Some White House aides are calling a short period of time a ‘Mooch’
Some White House aides have reportedly taken to calling a short period of time a “Mooch,” the nickname of former White House communications director Anthony Scaramucci.
The Associated Press reported the detail in a story Tuesday looking back at a particularly tumultuous two weeks of President Trump’s tenure over the summer that was punctuated by a senior staff shakeup at the White House.
“The Mooch” had an exceptionally short tenure as communications director in the Trump White House, lasting only 10 days after a profanity-laced July 26 phone interview with then-New Yorker political correspondent Ryan Lizza helped prompt his ouster.
Scaramucci had unloaded on then-White House chief of staff Reince Priebus during his phone call with Lizza, accusing the former Republican National Committee head of leaking details of a private dinner with Trump.
“Reince is a f—ing paranoid schizophrenic, a paranoiac,” Scaramucci told Lizza on the call in an interview he later said he thought was off the record.
“I’m not Steve Bannon, I’m not trying to suck my own c—,” Scaramucci, 53, said in another part of the interview, referring to Trump’s then-White House chief strategist.
“I’m not trying to build my own brand off the f—ing strength of the president. I’m here to serve the country.”
The White House press secretary at the time, Sean Spicer, announced his intention to resign after Trump hired Scaramucci. Priebus also left, while Scaramucci was ousted days later when Trump tapped retired Gen. John Kelly to be his new chief of staff.
The AP’s story on Tuesday, titled “13 Days in July: The Trump White House’s crucible,” says that Scaramucci’s interview with Lizza was only part of the reason for the Wall Street financier’s dismissal from the White House.
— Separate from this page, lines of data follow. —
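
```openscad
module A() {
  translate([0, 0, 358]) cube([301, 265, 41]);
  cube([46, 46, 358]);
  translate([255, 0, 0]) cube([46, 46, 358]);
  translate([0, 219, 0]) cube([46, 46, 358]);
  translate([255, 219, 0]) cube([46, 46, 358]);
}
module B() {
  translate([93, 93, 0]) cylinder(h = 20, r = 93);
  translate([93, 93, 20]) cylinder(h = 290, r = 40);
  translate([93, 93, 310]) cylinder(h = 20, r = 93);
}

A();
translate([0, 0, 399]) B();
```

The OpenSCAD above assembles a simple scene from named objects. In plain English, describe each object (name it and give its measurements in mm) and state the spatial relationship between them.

A is a four-legged stool. The seat is 301×265 mm, 41 mm thick, top at z = 399 mm. It stands on four square legs, each 46×46 mm in cross-section, from z = 0 to the seat underside, each flush with a corner of the seat.

B is a spool: two coaxial disc flanges of radius 93 mm and thickness 20 mm, joined by a core cylinder of radius 40 mm and height 290 mm. The lower flange rests on z = 0 and the three cylinders share a vertical axis.

The spool is on top of the stool.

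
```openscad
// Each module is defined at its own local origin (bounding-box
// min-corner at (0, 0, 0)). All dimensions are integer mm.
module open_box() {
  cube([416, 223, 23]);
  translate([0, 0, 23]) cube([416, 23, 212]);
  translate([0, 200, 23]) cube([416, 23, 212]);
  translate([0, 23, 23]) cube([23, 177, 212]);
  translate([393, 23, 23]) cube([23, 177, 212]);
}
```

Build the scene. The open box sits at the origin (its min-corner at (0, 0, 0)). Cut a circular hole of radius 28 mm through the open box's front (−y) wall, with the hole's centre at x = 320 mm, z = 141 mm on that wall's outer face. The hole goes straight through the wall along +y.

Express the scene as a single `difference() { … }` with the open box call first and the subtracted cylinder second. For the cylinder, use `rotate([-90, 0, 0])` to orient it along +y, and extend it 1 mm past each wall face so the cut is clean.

difference() {
  open_box();
  translate([320, -1, 141]) rotate([-90, 0, 0]) cylinder(h = 25, r = 28);
}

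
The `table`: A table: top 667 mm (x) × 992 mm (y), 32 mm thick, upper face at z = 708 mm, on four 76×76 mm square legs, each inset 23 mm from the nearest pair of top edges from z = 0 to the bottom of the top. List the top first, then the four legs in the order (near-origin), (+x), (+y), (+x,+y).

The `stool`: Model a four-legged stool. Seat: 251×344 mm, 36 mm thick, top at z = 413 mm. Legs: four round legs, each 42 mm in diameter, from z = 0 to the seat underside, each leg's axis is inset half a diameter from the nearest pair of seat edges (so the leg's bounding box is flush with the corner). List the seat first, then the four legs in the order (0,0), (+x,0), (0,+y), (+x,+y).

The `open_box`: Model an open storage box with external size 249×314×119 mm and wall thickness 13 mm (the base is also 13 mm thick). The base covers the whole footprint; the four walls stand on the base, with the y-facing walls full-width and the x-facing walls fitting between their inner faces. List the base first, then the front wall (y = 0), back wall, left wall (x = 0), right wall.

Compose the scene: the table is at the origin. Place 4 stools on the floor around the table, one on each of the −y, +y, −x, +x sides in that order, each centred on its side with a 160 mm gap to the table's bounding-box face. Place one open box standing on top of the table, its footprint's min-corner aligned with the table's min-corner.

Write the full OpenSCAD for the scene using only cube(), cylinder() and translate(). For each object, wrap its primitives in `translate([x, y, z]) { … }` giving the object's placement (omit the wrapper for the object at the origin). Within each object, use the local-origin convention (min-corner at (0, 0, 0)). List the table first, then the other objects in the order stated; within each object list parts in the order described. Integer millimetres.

translate([0, 0, 676]) cube([667, 992, 32]);
translate([23, 23, 0]) cube([76, 76, 676]);
translate([568, 23, 0]) cube([76, 76, 676]);
translate([23, 893, 0]) cube([76, 76, 676]);
translate([568, 893, 0]) cube([76, 76, 676]);
translate([208, -504, 0]) {
  translate([0, 0, 377]) cube([251, 344, 36]);
  translate([21, 21, 0]) cylinder(h = 377, r = 21);
  translate([230, 21, 0]) cylinder(h = 377, r = 21);
  translate([21, 323, 0]) cylinder(h = 377, r = 21);
  translate([230, 323, 0]) cylinder(h = 377, r = 21);
}
translate([208, 1152, 0]) {
  translate([0, 0, 377]) cube([251, 344, 36]);
  translate([21, 21, 0]) cylinder(h = 377, r = 21);
  translate([230, 21, 0]) cylinder(h = 377, r = 21);
  translate([21, 323, 0]) cylinder(h = 377, r = 21);
  translate([230, 323, 0]) cylinder(h = 377, r = 21);
}
translate([-411, 324, 0]) {
  translate([0, 0, 377]) cube([251, 344, 36]);
  translate([21, 21, 0]) cylinder(h = 377, r = 21);
  translate([230, 21, 0]) cylinder(h = 377, r = 21);
  translate([21, 323, 0]) cylinder(h = 377, r = 21);
  translate([230, 323, 0]) cylinder(h = 377, r = 21);
}
translate([827, 324, 0]) {
  translate([0, 0, 377]) cube([251, 344, 36]);
  translate([21, 21, 0]) cylinder(h = 377, r = 21);
  translate([230, 21, 0]) cylinder(h = 377, r = 21);
  translate([21, 323, 0]) cylinder(h = 377, r = 21);
  translate([230, 323, 0]) cylinder(h = 377, r = 21);
}
translate([0, 0, 708]) {
  cube([249, 314, 13]);
  translate([0, 0, 13]) cube([249, 13, 106]);
  translate([0, 301, 13]) cube([249, 13, 106]);
  translate([0, 13, 13]) cube([13, 288, 106]);
  translate([236, 13, 13]) cube([13, 288, 106]);
}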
“Trump was unwilling to share the spotlight with an aide, and came to believe Scaramucci had forgotten his place,” the AP story reads.
The AP noted that “several advisers” said that internal bickering was considerably reduced and order restored once Kelly, a retired four-star general and Trump’s Homeland Security secretary, replaced Priebus as chief of staff on July 28.
“Once myself, Reince and Steve were out of the picture, I think that moved the target off — it got people back to focus,” Spicer told the AP.